The Counter Terror Expo (CTX) is now in its sixth year and is designed to be the premier international event showcasing technology, equipment and services designed to protect nations, borders, crowded places, critical national infrastructure, companies, assets and individuals from the threat of terrorist attack. The show includes a free to attend exhibition, multiple show floor workshops, new show feature zones, IEDD demo area, high level conference streams, behind closed door briefings and networking events.
I attended CTX 2014 on the second day to witness the range of companies that ranged from providers of turnstiles, security windows, sensors and services. The show also included a range of theatres and seminars that included policing, military and emergency response looking at everything from procedures, systems to the use of working dogs.
The CIED/IEDD demonstration zone included 5 new scenarios which looked at civilian and field-based operations, law enforcement raids into a suspected bomb making factory, CRBN (chemical, biological, radiological and nuclear) and vehicle-borne IED car clearance, and humanitarian demining and battlefield clearance. One of the demonstrations showed the use of a robot to remove a potential IED (in this case a barrel) from the boot of a car. The robot took several attempts before lifting the barrel out of the boot and away from the vehicle. The robot is not equipped with any weapons or disruptors, so once the threat has been removed from the vehicle, an operator makes a visual inspection of the vehicle to make sure nothing had been missed during the remote operation before disarming the potential threat.

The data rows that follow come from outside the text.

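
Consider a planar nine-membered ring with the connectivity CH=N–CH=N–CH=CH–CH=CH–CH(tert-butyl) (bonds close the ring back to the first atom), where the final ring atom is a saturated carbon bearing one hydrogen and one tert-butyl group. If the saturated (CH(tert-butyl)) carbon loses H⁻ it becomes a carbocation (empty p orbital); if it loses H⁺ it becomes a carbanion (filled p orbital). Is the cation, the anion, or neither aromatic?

In either ion the ring is fully conjugated: every atom, including the new sp² carbon, supplies a p orbital.
Cation: 4 × 2 + 0 = 8 π electrons → 4(2), antiaromatic.
Anion: 4 × 2 + 2 = 10 π electrons → 4(2)+2, aromatic.

The anion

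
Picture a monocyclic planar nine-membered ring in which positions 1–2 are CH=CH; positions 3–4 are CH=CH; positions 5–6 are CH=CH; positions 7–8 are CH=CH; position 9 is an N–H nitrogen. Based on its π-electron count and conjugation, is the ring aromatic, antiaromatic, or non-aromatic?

The p orbitals form a continuous loop: each doubly-bonded ring atom is sp² with one p-orbital electron; the pyrrole-type nitrogen donates its lone pair from the p orbital. The ring is fully conjugated.
Adding the contributions, 4 × 2 = 8 from the double-bond units + 2 from the NH atom = 10.
Since 10 = 4·2 + 2, the ring meets the 4n+2 criterion.

Aromatic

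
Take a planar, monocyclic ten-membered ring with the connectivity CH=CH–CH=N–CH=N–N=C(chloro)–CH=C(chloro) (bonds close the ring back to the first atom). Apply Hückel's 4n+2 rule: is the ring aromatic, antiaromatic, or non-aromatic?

Aromatic

All ring atoms are sp² and supply a p orbital to the ring (each doubly-bonded ring atom is sp² with one p-orbital electron; the doubly-bonded nitrogens are pyridine-type — their lone pairs lie in the ring plane, leaving one electron in the p orbital); the conjugation is uninterrupted.
Tallying contributions gives 5 × 2 = 10 from the 5 double-bond units.
With 10 π electrons (n = 2), the Hückel 4n+2 condition holds.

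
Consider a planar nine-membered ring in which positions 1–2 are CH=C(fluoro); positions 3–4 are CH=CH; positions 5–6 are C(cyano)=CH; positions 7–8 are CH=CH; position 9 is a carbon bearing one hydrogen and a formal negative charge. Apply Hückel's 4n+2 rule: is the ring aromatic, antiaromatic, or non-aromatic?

Check conjugation: the double-bond atoms are sp², each contributing one p electron; the carbanion's lone pair occupies the p orbital — every position has a p orbital, so the cyclic π system is continuous.
Counting π electrons: 4 × 2 = 8 from the double-bond units + 2 from the CH(-) atom = 10.
That gives a 4n+2 count (10, n = 2).

Aromatic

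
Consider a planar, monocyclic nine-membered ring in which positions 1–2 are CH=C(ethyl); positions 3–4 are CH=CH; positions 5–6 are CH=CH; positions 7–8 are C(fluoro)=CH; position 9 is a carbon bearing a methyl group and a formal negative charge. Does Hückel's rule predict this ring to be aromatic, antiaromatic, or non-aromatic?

Every ring atom contributes a p orbital perpendicular to the ring (the double-bond atoms are sp², each contributing one p electron; the carbanion's lone pair occupies the p orbital), so the π system is cyclic and fully conjugated.
π-electron count: 4 × 2 = 8 from the double-bond units + 2 from the C(methyl)(-) atom = 10.
With 10 π electrons (n = 2), the Hückel 4n+2 condition holds.

Aromatic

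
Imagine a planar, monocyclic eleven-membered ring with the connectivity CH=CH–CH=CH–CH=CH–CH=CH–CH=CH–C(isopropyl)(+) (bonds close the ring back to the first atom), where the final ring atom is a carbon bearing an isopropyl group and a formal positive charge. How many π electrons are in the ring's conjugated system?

10

Every ring atom contributes a p orbital perpendicular to the ring (every atom in a ring double bond is sp² and brings one electron to the p orbital; the carbocation has an empty p orbital), so the π system is cyclic and fully conjugated.
Adding the contributions, 5 × 2 = 10 from the double-bond units + 0 from the C(isopropyl)(+) atom = 10.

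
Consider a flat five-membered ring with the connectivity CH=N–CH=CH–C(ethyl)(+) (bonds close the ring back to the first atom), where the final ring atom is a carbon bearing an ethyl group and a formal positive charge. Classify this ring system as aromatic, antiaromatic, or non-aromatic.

Antiaromatic

All ring atoms are sp² and supply a p orbital to the ring (each doubly-bonded ring atom is sp² with one p-orbital electron; each =N– nitrogen is pyridine-type (lone pair in the sp² plane, one electron in the p orbital); the carbocation has an empty p orbital); the conjugation is uninterrupted.
Adding the contributions, 2 × 2 = 4 from the double-bond units + 0 from the C(ethyl)(+) atom = 4.
4 is a 4n count (n = 1), so the planar conjugated ring is antiaromatic.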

Companies exhibiting at the event included Southwest Microwave, displaying a range of perimeter security solutions that included the Microwave 330 digital microwave link for protection of critical infrastructure installations. Northrop Grumman was showing a range of solutions including command and control solutions as well as UGV (unmanned ground vehicles). Kelvin Hughes’ was showcasing the Single Mast Solution (SMS) for land-based perimeter surveillance and protection. The X-band radar is based on the company’s SharpEye radar technology associated with the company’s maritime radar solutions. SMS is designed to be used in conjunction with cameras to provide a surveillance picture that can be used across multiple platforms. e2v Technologies was showcasing both its camera technologies as well as e2V Technologies’ RF Safe-Stop product which uses high power RF (based on magnetrons) to disable vehicle engines.
Next stop will be Edinburgh for Electronic Warfare Europe 2014 (13th-15th May) to get an update on national perspectives, technological developments and future outlook for EW. We hope to see some of our readers and clients there.